- Born: May 5, 1950 (age 76) Boston, Massachusetts, U.S.
- Education: University of Massachusetts-Boston
- Occupation: Fashion designer
- Labels: Joseph Abboud; Jaz;
- Children: 2
- Website: www.josephabboud.com

= Joseph Abboud =

American fashion designer (born 1950)

Joseph Abboud (born May 5, 1950), is an American menswear fashion designer and author.

==Early life and education==
Joseph Abboud was born in Boston, Massachusetts. The Abbouds were a working-class Lebanese Maronite Catholic family that started out in the South End of Boston, and later moved to Roslindale. Abboud's father Joseph worked in a candy factory and his mother, Lila, was a seamstress. He had one sister, Nancy Ash; she and Lila died of breast cancer.

Abboud graduated from the University of Massachusetts-Boston in 1972, then studied at the Sorbonne in Paris.

==Career==
While in high school, he worked first for Thom McAn dyeing women's shoes and then the Anderson-Little men's store, where he sold suits. As a college student, he worked part-time at Louis Boston. Abboud stated: "Louis Boston was a huge part of my career. I really landed in a world of very glamorous style, beautiful clothes, just the world of what international fashion was about. If this had never happened, then the rest of it wouldn't have happened." Abboud became a buyer at Louis Boston at age 23. Over the course of twelve years, he worked as buyer, merchandiser, and eventually coordinator of promotion and advertising.

Abboud joined Ralph Lauren in 1981, eventually becoming associate director of menswear design. He launched his own label in spring 1987. In 1988, JA Apparel was created as a joint venture between Abboud and GFT (Gruppo Finanziario Tessile) US.

In 1991 Abboud worked with fashion director Peter Speliopoulos. Abboud was the first designer to win the CFDA award as Best Menswear Designer two years in a row.

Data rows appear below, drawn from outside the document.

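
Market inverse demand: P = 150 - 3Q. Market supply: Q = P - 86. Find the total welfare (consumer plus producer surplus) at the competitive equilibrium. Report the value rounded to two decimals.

512.00

Rewriting supply in inverse form: P = 86 + Q.
Setting demand equal to supply, 64 = 4Q, so Q* = 16 and P* = 102.
CS = (1/2)(16)(48) = 384 and PS = (1/2)(16)(16) = 128, so total surplus = 512.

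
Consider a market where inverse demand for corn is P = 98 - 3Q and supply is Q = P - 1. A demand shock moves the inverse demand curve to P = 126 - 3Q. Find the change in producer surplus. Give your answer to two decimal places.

194.25

Rewriting supply in inverse form: P = 1 + Q.
Initial equilibrium: Q_0 = 24.25, P_0 = 25.25; CS_0 = (1/2)(24.25)(72.75) = 882.0938, PS_0 = (1/2)(24.25)(24.25) = 294.0312.
New equilibrium: 126 - 3Q = 1 + Q gives Q_1 = 31.25, P_1 = 32.25; CS_1 = 1464.8438, PS_1 = 488.2812.
Change in producer surplus = 488.2812 - 294.0312 = 194.25.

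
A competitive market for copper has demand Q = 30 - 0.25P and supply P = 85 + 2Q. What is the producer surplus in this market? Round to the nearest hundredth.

34.03

Rewriting demand in inverse form: P = 120 - 4Q.
Setting demand equal to supply, 35 = 6Q, so Q* = 5.8333 and P* = 96.6667.
PS is the area between P* and the supply curve from 0 to Q*: (1/2)(5.8333)(11.6667) = 34.0278.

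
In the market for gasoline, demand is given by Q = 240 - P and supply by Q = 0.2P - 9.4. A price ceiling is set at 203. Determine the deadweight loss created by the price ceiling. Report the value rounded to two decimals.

2.80

Rewriting demand in inverse form: P = 240 - Q.
Rewriting supply in inverse form: P = 47 + 5Q.
Free-market equilibrium: 240 - Q = 47 + 5Q gives Q* = 32.1667, P* = 207.8333.
At P = 203, sellers supply (203 - 47)/5 = 31.2 while buyers want more, so the quantity traded is 31.2 at price 203.
At Q = 31.2 the demand price is 208.8 and the supply price is 203. Deadweight loss is the triangle between the curves from 31.2 to 32.1667: (1/2)(208.8 - 203)(32.1667 - 31.2) = 2.8033.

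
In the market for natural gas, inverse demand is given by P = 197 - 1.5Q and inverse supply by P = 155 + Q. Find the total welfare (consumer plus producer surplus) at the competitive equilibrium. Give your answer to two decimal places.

352.80

Setting demand equal to supply, 42 = 2.5Q, so Q* = 16.8 and P* = 171.8.
Total surplus is the full triangle between the curves from 0 to Q*: (1/2)(16.8)(197 - 155) = 352.8.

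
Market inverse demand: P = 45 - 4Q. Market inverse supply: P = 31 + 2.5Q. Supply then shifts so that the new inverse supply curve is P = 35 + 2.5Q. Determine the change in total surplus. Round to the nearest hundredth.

Initial equilibrium: Q_0 = 2.1538, P_0 = 36.3846; CS_0 = (1/2)(2.1538)(8.6154) = 9.2781, PS_0 = (1/2)(2.1538)(5.3846) = 5.7988.
New equilibrium: 45 - 4Q = 35 + 2.5Q gives Q_1 = 1.5385, P_1 = 38.8462; CS_1 = 4.7337, PS_1 = 2.9586.
Change in total surplus = (4.7337 + 2.9586) - (9.2781 + 5.7988) = -7.3846.

-7.38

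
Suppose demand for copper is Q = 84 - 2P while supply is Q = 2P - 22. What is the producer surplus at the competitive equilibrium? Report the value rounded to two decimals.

Rewriting demand in inverse form: P = 42 - 0.5Q.
Rewriting supply in inverse form: P = 11 + 0.5Q.
Set 42 - 0.5Q = 11 + 0.5Q, which gives 31 = 1Q, so Q* = 31 and P* = 42 - 0.5(31) = 26.5.
Producer surplus is the triangle above supply below P*: (1/2)(31)(26.5 - 11) = (1/2)(31)(15.5) = 240.25.

240.25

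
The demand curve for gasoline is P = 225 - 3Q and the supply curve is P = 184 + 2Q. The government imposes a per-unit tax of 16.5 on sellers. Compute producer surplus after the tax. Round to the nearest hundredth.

24.01

Pre-tax equilibrium: 225 - 3Q = 184 + 2Q gives Q* = 8.2, P* = 200.4.
A tax on sellers shifts supply up by 16.5: 225 - 3Q = 184 + 2Q + 16.5, so Q_t = 4.9. Buyers pay P_b = 210.3; sellers receive P_s = P_b - 16.5 = 193.8.
Producer surplus is the triangle above supply below P_s: (1/2)(4.9)(193.8 - 184) = 24.01.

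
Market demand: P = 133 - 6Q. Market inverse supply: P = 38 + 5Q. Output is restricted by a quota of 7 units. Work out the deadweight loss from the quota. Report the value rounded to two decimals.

Without the quota, 133 - 6Q = 38 + 5Q gives Q* = 8.6364.
At Q = 7 the demand price is 133 - 6(7) = 91 and the supply price is 38 + 5(7) = 73.
DWL = (1/2)(gap between curves at 7) x (Q* - 7) = (1/2)(18)(1.6364) = 14.7273.

14.73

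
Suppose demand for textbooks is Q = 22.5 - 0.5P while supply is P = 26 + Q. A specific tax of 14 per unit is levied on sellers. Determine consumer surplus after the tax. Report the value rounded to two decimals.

2.78

Rewriting demand in inverse form: P = 45 - 2Q.
Without the tax, 45 - 2Q = 26 + Q so Q* = 6.3333 and P* = 32.3333.
A tax on sellers shifts supply up by 14: 45 - 2Q = 26 + Q + 14, so Q_t = 1.6667. Buyers pay P_b = 41.6667; sellers receive P_s = P_b - 14 = 27.6667.
Consumer surplus is the triangle under demand above P_b: (1/2)(1.6667)(45 - 41.6667) = 2.7778.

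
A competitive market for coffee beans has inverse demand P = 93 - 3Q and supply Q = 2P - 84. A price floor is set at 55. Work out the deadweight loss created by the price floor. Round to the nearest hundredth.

6.35

Rewriting supply in inverse form: P = 42 + 0.5Q.
Free-market equilibrium: 93 - 3Q = 42 + 0.5Q gives Q* = 14.5714, P* = 49.2857.
At the floor price 55, quantity demanded is (93 - 55)/3 = 12.6667; demand is the short side, so Q = 12.6667 trades at P = 55.
The lost-trades triangle has base Q* - 12.6667 = 1.9048 and height equal to the gap between the curves at Q = 12.6667, which is 55 - 48.3333 = 6.6667. DWL = (1/2)(1.9048)(6.6667) = 6.3492.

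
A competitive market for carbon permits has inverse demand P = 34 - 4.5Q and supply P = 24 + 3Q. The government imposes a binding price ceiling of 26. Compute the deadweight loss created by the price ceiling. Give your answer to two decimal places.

Free-market equilibrium: 34 - 4.5Q = 24 + 3Q gives Q* = 1.3333, P* = 28.
At P = 26, sellers supply (26 - 24)/3 = 0.6667 while buyers want more, so the quantity traded is 0.6667 at price 26.
The lost-trades triangle has base Q* - 0.6667 = 0.6667 and height equal to the gap between the curves at Q = 0.6667, which is 31 - 26 = 5. DWL = (1/2)(0.6667)(5) = 1.6667.

1.67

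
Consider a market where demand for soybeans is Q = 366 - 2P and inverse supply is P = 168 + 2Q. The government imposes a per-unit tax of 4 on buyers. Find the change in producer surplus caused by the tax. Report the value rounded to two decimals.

Rewriting demand in inverse form: P = 183 - 0.5Q.
Without the tax, 183 - 0.5Q = 168 + 2Q so Q* = 6 and P* = 180.
With the tax, buyers' net willingness to pay falls by 4: (183 - 4) - 0.5Q = 168 + 2Q, so Q_t = 4.4. Buyers pay P_b = 180.8; sellers receive P_s = P_b - 4 = 176.8.
Producers lose the trapezoid between P_s and P* out to Q_t plus the triangle from Q_t to Q*: change in PS = 19.36 - 36 = -16.64.

-16.64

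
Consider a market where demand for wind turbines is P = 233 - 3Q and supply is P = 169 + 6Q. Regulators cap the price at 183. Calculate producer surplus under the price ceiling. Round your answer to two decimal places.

Free-market equilibrium: 233 - 3Q = 169 + 6Q gives Q* = 7.1111, P* = 211.6667.
At the ceiling price 183, quantity supplied is (183 - 169)/6 = 2.3333; supply is the short side, so Q = 2.3333 trades at P = 183.
PS is the triangle above supply below 183: (1/2)(2.3333)(183 - 169) = 16.3333.

16.33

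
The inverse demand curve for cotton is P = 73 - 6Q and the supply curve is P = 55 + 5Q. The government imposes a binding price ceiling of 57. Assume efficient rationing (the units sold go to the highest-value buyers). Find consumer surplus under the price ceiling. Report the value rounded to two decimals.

5.92

Without the control, 73 - 6Q = 55 + 5Q so Q* = 1.6364 and P* = 63.1818.
At P = 57, sellers supply (57 - 55)/5 = 0.4 while buyers want more, so the quantity traded is 0.4 at price 57.
The demand price at Q = 0.4 is 70.6. CS is the trapezoid between demand and 57 over [0, 0.4]: (1/2)[(73 - 57) + (70.6 - 57)](0.4) = 5.92.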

Many of Abboud's famous friends are also his customers, including American trumpeter and composer Wynton Marsalis, author and former TV news anchor Tom Brokaw, and former Boston Red Sox shortstop Nomar Garciaparra.

Abboud sold his trademarks and name to JA Apparel for $65 million in 2000. The company was acquired by private-equity firm J.W. Childs Associates for $73 million in 2004, and Abboud left JA Apparel in 2005.

Abboud launched a new line called Jaz in 2007. He also created the Black Brown 1826 line for the Lord & Taylor department store in 2008. The year 2008 also marked the opening of Abboud's first stores in China.

In 2010, Abboud became the chief creative officer of HMX, owner of the Hart Schaffner Marx and Hickey Freeman brands. HMX made an offer to buy JA Apparel for $90 million in 2011. In December 2012, Abboud became Chief Creative Director of Men's Wearhouse. While Abboud was employed as its creative director, Men's Wearhouse Inc. (now Tailored Brands Inc.) reacquired the Abboud and JOE by Joseph Abboud trademarks in 2013.

After getting back the legal right to his brand in 2013, Abboud set up e-commerce, opened a Madison Avenue flagship store and produced full-scale fashion shows.

In March 2020, WHP Global acquired the trademarks to the Joseph Abboud brand from Tailored Brands. In turn, Tailored Brands entered into a licensing agreement with WHP Global for the continuing rights to sell and rent Joseph Abboud apparel and selected accessories in the U.S. and Canada.

==Published works==
Abboud wrote Threads: My Life Behind the Seams in the High-Stakes World of Fashion in which he thoroughly describes the fashion industry from designing and selling clothes to naming colors. He also writes about some of the negative experiences that he has endured such as racial profiling after the September 11 attacks, a court battle over legal rights to his name, and a failed flagship store that is now occupied by Donna Karan.

==Personal life==
Abboud married Lynn Weinstein on June 6, 1976. They have two daughters and reside in Bedford, New York. He frequently appeared on Don Imus's radio show and was a regular caller to the New York City radio station, WFAN, to discuss his beloved Boston Red Sox, the New York Yankees' rival. In 2002, he was the first fashion designer to throw out the opening pitch at Boston's Fenway Park for a Red Sox game.

Abboud's mother and sister both succumbed to breast cancer. As a result, Abboud has become a breast cancer activist who designed a one-of-a-kind GMC Sierra vehicle to fundraise for a Concept:Cure charity event and has participated in many other charity events for breast cancer research. GM offered a Joseph Abboud Limited Edition Buick Regal GS and LS from 2001 to 2004, and a Joseph Abboud Limited Edition Buick Rendezvous for 2004 and 2005. Abboud was honored as one of five "Men for the Cure" by GQ magazine and General Motors' Concept:Cure during a breast cancer fund-raiser. Concept:Cure raised $2.6 million for breast cancer organizations. Abboud says he has a personal interest in curing breast cancer, because his mother and sister both died from the disease.